The crisis came to light after it was revealed state owned firm PDVSA has not made a single debt payments to India’s top oil producer ONGC for six months.
It was previously using a Russian state-owned bank and another Indian energy company as intermediaries to make payments.
Since April PDVSA have not made a payment to ONGC which is also owed $540million in a backlog of dividends due to an investment the Indian firm made on an energy project in Venezuela.
Venezuela’s President Nicolas Maduro said last week the country is planning to restructure some $60billion of bonds, a large amount which is held by PDVSA.
ONGC Videsh, the overseas investment arm of ONGC, revealed PDVSA had fallen behind on its payments.
The Indian company seems to be reasonably calm about the lack of payments for half a year and stated they were willing to give Maduro the benefit of the doubt.
A spokesman for ONGC Videsh said: “They have got certain challenges at this stage.
“They have assured that they are working on it (payment of dues). In due course it will be settled and follow up steps will be undertaken.”

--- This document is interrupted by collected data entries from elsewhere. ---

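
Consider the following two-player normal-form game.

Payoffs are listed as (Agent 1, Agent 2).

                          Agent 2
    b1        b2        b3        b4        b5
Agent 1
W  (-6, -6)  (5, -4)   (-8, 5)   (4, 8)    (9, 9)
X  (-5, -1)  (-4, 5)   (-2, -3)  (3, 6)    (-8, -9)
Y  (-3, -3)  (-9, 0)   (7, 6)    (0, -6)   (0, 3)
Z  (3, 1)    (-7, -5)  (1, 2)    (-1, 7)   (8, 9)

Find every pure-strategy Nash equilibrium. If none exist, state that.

(W, b1): Agent 1 can switch to X (-6 → -5). Not NE.
(W, b2): Agent 2 can switch to b3 (-4 → 5). Not NE.
(W, b3): Agent 1 can switch to X (-8 → -2). Not NE.
(W, b4): Agent 2 can switch to b5 (8 → 9). Not NE.
(W, b5): Agent 1 gets 9, best alternative 8; Agent 2 gets 9, best alternative 8. No profitable deviation — NE.
(X, b1): Agent 1 can switch to Y (-5 → -3). Not NE.
(X, b2): Agent 1 can switch to W (-4 → 5). Not NE.
(X, b3): Agent 1 can switch to Y (-2 → 7). Not NE.
(X, b4): Agent 1 can switch to W (3 → 4). Not NE.
(Y, b3): Agent 1 gets 7, best alternative 1; Agent 2 gets 6, best alternative 3. No profitable deviation — NE.
(The remaining 10 profiles each have a profitable deviation by the same check.)

(W, b5); (Y, b3)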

Despite this, Venezuela could declare insolvency within hours.
The last payment PDVSA did not make a was on a $1.1 billion bill due last Friday.
Siobhan Morden, head of Latin American bond strategy at Nomura, said: “There has been no official communication on the payment delays. It is really odd that funds haven’t been received with sufficient time to process if the funds were sent last week as officials indicated.”

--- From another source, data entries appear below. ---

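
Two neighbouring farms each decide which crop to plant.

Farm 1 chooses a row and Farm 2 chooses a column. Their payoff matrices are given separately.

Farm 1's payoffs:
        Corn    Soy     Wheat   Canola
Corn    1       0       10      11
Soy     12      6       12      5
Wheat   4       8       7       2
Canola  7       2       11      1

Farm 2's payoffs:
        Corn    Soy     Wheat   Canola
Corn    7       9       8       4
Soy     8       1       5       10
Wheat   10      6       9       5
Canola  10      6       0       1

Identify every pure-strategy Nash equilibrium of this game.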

According to Bloomberg, the International Swaps and Derivatives Association has agreed to review a request to determine if a default stage has occurred due to the lack of payments.
International banks have either stopped or heavily reduced credit available to PDVSA .
The ISDA is meeting on November 13 for a bond restructuring summit.
However, US investors are far from confident regarding this meeting.
Russia could, however, save Venezuela from crisis if it agrees to help.
It is hoped the two nations will sign a debt restructuring deal on November 15 with a term of around 10 years, with payments rising gradually, a source familiar with negotiations said on Friday.
Venezuela will have to pay back Russia a significant amount of money before the end of 2017 for the agreement to come into force, the source told reporters.
Under the deal, Venezuela must also pay Russian exporters for products already delivered.
Venezuela has agreed to restructure debts to Moscow worth $3 billion on earlier agreed terms, Russian Finance Minister Anton Siluanov previously said.